What You Should Know About Breast Reconstruction
If you have lost one or both breasts due to cancer treatments or are planning a mastectomy, you may be a good candidate for breast reconstruction. Get to visit the best East Windsor, NJ breast reconstructive surgeon who will provide reconstruction services to restore your confidence and rebuild your breast. The surgeon creates a surgical treatment plan for your needs to give you breasts that feel and look natural.
How to prepare for a breast reconstruction
Before the mastectomy, your doctor can ask you to meet with a plastic surgeon. Consult a board-certified plastic surgeon who is experienced in breast reconstruction after a mastectomy. The plastic surgeon and breast surgeon should work hand in hand to determine the best treatment and breast reconstruction process for your condition.
The plastic surgeon will discuss the advantages and disadvantages of the surgery on the opposite breast, even if it has no problem matching the reconstructed breast’s size and shape. Surgery to eliminate the healthy breast can increase the risk of surgical complications, such as infections and bleeding. There can be less satisfaction with cosmetic results after surgery.
Before breast reconstruction surgery, follow the instructions given to you by your doctor on preparing for the procedure. This can include guidelines on adjusting current medications, quitting smoking, eating, and drinking.
What to expect
Breast reconstruction starts with a tissue expander or breast implant placement, either immediate mastectomy or during a delayed reconstruction. Breast reconstruction needs several surgeries, even when you choose immediate reconstruction.
A breast implant is a teardrop or round-shaped silicone shell filled with saltwater or silicone gel. If restricted because of safety concerns, silicone gel implants are considered safe. A plastic surgeon will place the implant behind or in front of the muscle in the chest. Implants put in front of the muscle are held using a tissue called acellular dermal matrix. After some time, the body replaces the tissues with collagen. Some women will have a permanent breast implant placed during mastectomy. However, many women need a two-stage process, tissue expander, before placing a permanent implant.
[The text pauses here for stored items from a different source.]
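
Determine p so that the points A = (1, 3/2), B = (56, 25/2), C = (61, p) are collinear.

27/2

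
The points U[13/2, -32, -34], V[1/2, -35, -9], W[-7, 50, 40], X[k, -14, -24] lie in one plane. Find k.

5

The points are coplanar iff UV · (UW × UX) = 0.
Expanding, this is linear in k: (-2272)k + (11360) = 0.
So k = 5.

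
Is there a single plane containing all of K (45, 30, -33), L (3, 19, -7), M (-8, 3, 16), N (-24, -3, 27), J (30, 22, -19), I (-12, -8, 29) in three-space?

The plane through K, L, M has normal n = KL × KM = (163, 680, 551) and equation n·P = 9552.
Checking the remaining points: n·N = 8925, n·J = 9381, n·I = 8583.
Since n·N = 8925 ≠ 9552, N is off the plane and the points are not all coplanar.

No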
A tissue expander is a process that stretches the remaining soft tissue and chest skin to make room for the breast implant. The plastic surgeon places a tissue expander that looks like a balloon over or under your pectoral muscle during mastectomy. Over the following months, through a tiny valve under the skin, the nurse or doctor injects saline into the valve, filling the balloon in stages. This process allows the skin to stretch.
The latest type of tissue expander uses carbon dioxide—this controllable expander releases the gas internally. Using carbon dioxide can decrease the discomfort that you feel with saline expansion. After the tissue is expanded, the surgeon performs another surgery to remove the expander and replaces it with a permanent implant.
It can be hard to undergo a mastectomy, and having another surgery for reconstruction can be scarier. Recovering from reconstructive surgery and mastectomy at the same time can be uncomfortable in the short term. Still, in the long term, it can be less painful and stressful than having multiple surgeries. Having breast reconstruction surgery is always an option; you should not fear and ensure a certified and experienced surgeon performs it.